Cominciamo dalle omissioni. A mio avviso Mattarella non avrebbe dovuto trascurare il tema dell’Europa. Alcuni commentatori hanno ritenuto che questo riserbo sia dipeso dalla scelta di non schierarsi in vista delle elezioni europee. Non si capirebbe il motivo di tale riserbo da parte di uno statista che, come Mattarella, non ha mai esitato ad assumere delle posizioni risolute e politicamente rischiose (fino alla minaccia dell’impeachment nel 2019) in difesa dell’unità europea e dell’euro quando questi valori venivano contestati dalla maggioranza scaturita dalle urne. Vi furono circostanze in cui Mattarella si oppose a certe derive, avvalendosi delle sue prerogative istituzionali, ma in grande solitudine, senza rinunciare, tuttavia, ad andare fino in fondo e a rovesciare, con il suo contributo determinante, le devianze con cui era iniziata la XVIII Legislatura.

Proprio perché le forze sovran-populiste – ringalluzzite da alcuni successi nelle consultazioni nazionali – si apprestano ad acquisire un peso maggiore nel nuovo Parlamento europeo, sarebbe stato opportuno – a mio avviso – sottolineare  il salto di qualità compiuto dalle istituzioni europee e l’esigenza di consolidarne i risultati.

Il presidente, poi, ha usato parole nette nei confronti dei responsabili dei conflitti aperti; ma non mi ha convinto quando ha affermato che “è indispensabile fare spazio alla cultura della pace. Alla mentalità di pace. Parlare di pace, oggi, non è astratto buonismo. Al contrario, è il più urgente e concreto esercizio di realismo, se si vuole cercare una via d’uscita a una crisi che può essere devastante per il futuro dell’umanità”. Ed ha aggiunto: “Per conseguire la pace non è sufficiente far tacere le armi. Costruirla significa, prima di tutto, educare alla pace. Coltivarne la cultura nel sentimento delle nuove generazioni. Nei gesti della vita di ogni giorno. Nel linguaggio che si adopera. Dipende, anche,  da ciascuno di noi. Pace, nel senso di vivere bene insieme.
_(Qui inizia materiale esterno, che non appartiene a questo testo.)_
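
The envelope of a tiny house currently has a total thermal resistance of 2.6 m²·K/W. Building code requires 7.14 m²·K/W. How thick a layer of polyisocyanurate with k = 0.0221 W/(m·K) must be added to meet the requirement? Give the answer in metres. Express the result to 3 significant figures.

0.100 m

ΔR = 7.14 − 2.6 = 4.54 m²·K/W
L = ΔR × k = 4.54 × 0.0221 = 0.1003 m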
Rispettandosi, riconoscendo le ragioni dell’altro”.

Nella situazione attuale, credo che non si possa usare la parola “pace” senza accompagnarla (come ha sempre fatto Mattarella, ma non il 31 dicembre) dall’aggettivo “giusta”: una “pace giusta”, però, può ottenersi soltanto attraverso la “vittoria” della ragione e del diritto. Altrimenti il realismo rischia di confondersi con la resa ai più forti. Prima che alla pace, le giovani generazioni vanno educate alla religione della libertà; va spiegato loro che questo valore viene prima della giustizia e della stessa vita.